Novo Nordisk buys university spinout Ziylo — adding a potential remedy for hypoglycemia to its diabetes pipeline
The busy R&D group at Novo Nordisk is adding an early research program to its arsenal of diabetes therapies.
In a “staged acquisition” that could be worth up to $800 million — with an upfront that the companies aren’t disclosing — Novo has gained full rights to some glucose binding molecules developed by Ziylo, a Bristol, UK-based biotech whose team will now work directly with Novo researchers in both Oxford and Copenhagen.
When diabetics control their condition with insulin, they need to constantly monitor their blood sugar levels and could sometimes experience hypoglycemia where the levels fall too low.

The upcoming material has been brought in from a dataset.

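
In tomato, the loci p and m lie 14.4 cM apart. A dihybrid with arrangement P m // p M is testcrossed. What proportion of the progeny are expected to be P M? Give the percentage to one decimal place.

A map distance of 14.4 cM corresponds to a recombination frequency of 0.144.
The F1 is P m / p M, so P M is a recombinant gamete class with expected frequency r/2 = 0.144/2 = 0.0720.
That is 0.0720 = 7.2% of the progeny.

7.2%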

Ziylo’s expertise in these synthetic molecules, combined with Novo’s longtime work in insulin, could give birth to a new class of glucose responsive insulin molecules that are only active when glucose levels are high, according to Marcus Schindler, Novo’s SVP of global drug discovery.
“The ambition we have is to build an insulin molecule that gives those people with diabetes a peace of mind, not having to worry about hypoglycemic events or monitoring,” he said in a video accompanying the announcement.

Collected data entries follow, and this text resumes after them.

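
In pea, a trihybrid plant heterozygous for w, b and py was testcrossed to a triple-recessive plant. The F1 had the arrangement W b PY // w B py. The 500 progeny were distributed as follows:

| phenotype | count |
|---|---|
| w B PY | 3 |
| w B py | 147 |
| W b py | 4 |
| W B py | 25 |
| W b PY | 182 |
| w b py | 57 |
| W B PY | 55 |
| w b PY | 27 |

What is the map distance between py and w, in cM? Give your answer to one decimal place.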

Professor Anthony Davis at the University of Bristol first designed the glucose binding molecules in the center of this deal. Harry Destrecroix, then a PhD student in his lab, co-founded Ziylo and has served as its CEO since.

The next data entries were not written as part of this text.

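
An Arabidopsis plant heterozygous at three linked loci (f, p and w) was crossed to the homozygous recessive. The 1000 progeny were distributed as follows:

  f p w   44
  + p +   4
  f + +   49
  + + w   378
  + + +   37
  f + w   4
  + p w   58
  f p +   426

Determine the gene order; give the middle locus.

f

The two most frequent reciprocal classes, f p + and + + w, are the parental types, so the F1 was f p + / + + w.
The two rarest classes, + p + and f + w, are the double crossovers. Comparing them with the parentals, only the f allele has switched, so f is the middle locus and the order is w – f – p.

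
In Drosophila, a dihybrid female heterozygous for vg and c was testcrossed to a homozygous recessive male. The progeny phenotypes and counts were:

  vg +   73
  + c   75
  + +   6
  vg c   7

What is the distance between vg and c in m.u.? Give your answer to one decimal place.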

Just before selling itself to Novo, Ziylo spun out a new company dubbed Carbometrics to develop the diagnostics and glucose monitoring applications of its tech. Carbometrics, which is now the new home for all Ziylo researchers, will help Novo optimize their glucose binding molecules as a collaborator.
These are chemists, Schindler told me, that Novo has observed and talked to for years. As the technology began to look ready for further development, his team initiated partnership talks but ultimately found acquisition to be a better model.
“At the end of the day, to cut a long story short, we actually felt it’s such a competitive area — other companies, biotechs, even not-for-profit organizations are working in this field — and we just wanted to make absolutely sure that we have control and own the leading chemistry that we believe is out there,” he said.
The new program joins a number of promising preclinical programs at Novo, from the in-house efforts to find a stem cell cure for diabetes to the ReS39 program it licensed from Belgium’s reMYND last year, which promises to restore the pancreas’ insulin production and increase insulin sensitivity.